Crown of Lies

Page 29

I smarted with shame. “It’s not like that. He wasn’t just any boy. He was—”

When I didn’t continue, he sighed sadly. “He was what? A friend? A soul-mate? A teenage crush?” He pinched his nose. “Elle, I will never stand in the way of you finding love. I want you to find love. Not a day goes by that I don’t wish your mother was still alive to teach you how valuable love can be, but I won’t permit you to throw away everything you have with a stupid infatuation over a criminal who doesn’t deserve you.”

“Dad...don’t—”

His eyes dropped to my throat. Pain arrowed through him, followed by rage. “Where is your necklace?”

I jolted.

“Tell me, Elle. The sapphire star I bought you. The one I spent hours deliberating over. The one I bought because the blue matched your eyes and the star symbolized how much you mean to me?” His fists shook. “Where is it?”

I looked at the beige carpet. “I lost it.”

The lie turned to paste on my tongue, but it was better than the truth. Better for him to blame me than to think of his gift in the possession of heartless thieves who meant me harm.

“For God’s sake, Noelle.” He shook his head, tiredness etching his eyes. “Not only were you irresponsible with yourself but with your gift, too. If you planned on using tonight as a demonstration that you were capable of spending some time alone away from the company, consider it a failure.” His voice deepened with authority. “Until you can prove you are still the considerate daughter I raised, I don’t want you leaving this house without David, do you hear me?”

My tears turned to anger. Heat smoked through me to argue back. To tell him just how suffocated I felt, how lonely, how lost. But I’d already hurt him tonight, and now, he’d hurt me.

We were even.

I smiled tight, hiding everything. We both had more to say but wouldn’t verbalize. He was disappointed in me. I was frustrated by him.

It was best to go to bed before we uttered things we couldn’t take back.

“Goodnight, Dad.” I moved around him and left the living room. “I’m sorry about the necklace.”

As I climbed the sweeping staircase to my room on the third floor, my mind returned to the man who tasted like chocolate and had hands that could touch so sweetly but also cause such violence.

I would never forget him.

And tomorrow, I would do what I could to help him.

Because he’d helped me, and in some crazy way, he’d claimed my young, naïve heart.

I would get him free.

No matter how impossible that task would be.

Chapter Eleven

THREE YEARS LATER

“DON’T FORGET, YOU have that dinner meeting with your father, Mr. Robson, and his son tonight at the Weeping Willow.” Fleur smiled, hoisting another armful of contracts and financial portfolios.

I removed my reading glasses and took the folders from her. The heavy thud as I placed them on my desk ricocheted through me. “Yes, I remember.”

And I want nothing to do with it.

For the past year, my father had used every business meeting with his right-hand man, Steve Robson, to try to set me up with his son. He thought I couldn’t see through his tricks, but the way he kept finding excuses for us to be around each other wasn’t subtle.

“Anything else, Ms. Charlston?”

“No, thank you. Please don’t put any calls through. I have too much work to finish.”

“Of course.” Turning in her pretty purple dress, Fleur left my office. Her wardrobe was smart but flirty, reminding me that outside the thick glass windows existed sun and heat and summer.

I hadn’t been away from an air-conditioned building for more than a few minutes at a time for months. If I wasn’t being driven from office to office, I was in store warehouses or shop-fronts or doing my best to catch up on sleep, that for some reason, had become elusive for the past three years.

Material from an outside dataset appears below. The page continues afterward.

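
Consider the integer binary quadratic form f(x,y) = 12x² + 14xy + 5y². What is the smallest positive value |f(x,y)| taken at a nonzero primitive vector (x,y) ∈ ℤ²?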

Ever since my one night of freedom, sleep had evaded me. Dreams never came. Nightmares visited often. The damn guilt because I wasn’t able to help him eroded me day by day.

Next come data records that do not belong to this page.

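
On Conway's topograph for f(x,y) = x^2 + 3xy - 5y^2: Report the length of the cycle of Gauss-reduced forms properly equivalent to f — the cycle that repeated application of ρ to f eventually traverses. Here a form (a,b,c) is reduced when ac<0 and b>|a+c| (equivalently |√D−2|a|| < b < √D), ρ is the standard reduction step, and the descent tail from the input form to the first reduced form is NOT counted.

D = 29, ⌊√D⌋ = 5
descent: ρ → (-5,-3,1)
descent: ρ → (1,5,-1)  [lands on river]
river: ρ → (-1,5,1)
ρ-cycle length = 2 (tail of 2 descent steps not counted)

2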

You said you wouldn’t think about him anymore.

I said that every morning.

And by every lunchtime, I failed.

The best I’d been able to do was realize how stupidly idealistic I’d been. My dad, bless his heart, had helped show me that it wasn’t Nameless who I thought I’d fallen in love with that night but the idea of love.

No one could fall for a stranger in a few hours. Especially a girl who’d been attacked and molested and then corralled into breaking and entering a national treasure. My nerves and adrenaline would’ve heightened every experience, making it so much more than what it was.

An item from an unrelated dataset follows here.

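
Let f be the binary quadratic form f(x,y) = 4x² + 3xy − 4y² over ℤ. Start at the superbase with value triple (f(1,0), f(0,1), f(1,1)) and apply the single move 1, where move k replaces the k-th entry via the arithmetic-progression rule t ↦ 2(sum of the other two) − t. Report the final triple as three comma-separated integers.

start (4,-4,3) = (f(1,0),f(0,1),f(1,1))
replace slot 1: 2·((-4)+3) − 4 = -6 → (-6,-4,3)

-6,-4,3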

I’d read into things. I’d imagined the heat behind the kisses and painted a perfect romance, when really, all there’d been was a dirty boy and a baseball field.

That’s all.

I recognized myself for what I was.

I was young, fanciful, and Dad was entirely right that work took precedent over a silly infatuation.

He was nothing to me.

Just a man from my past who took my first kiss.

Got it, stupid heart?

I sank heavily into my chair. My elbows stabbed into the desk as I rested my head in my hands. Even now, with all my pep talks and conclusions, I still felt guilty for not doing more.

That’s why I think about him.

Not because I still believed we were meant to be, or the craziness between us was serendipitous, but because I’d failed and left him alone in a prison that no doubt took whatever good was left in him and spat him out cold, cynical, and cruel.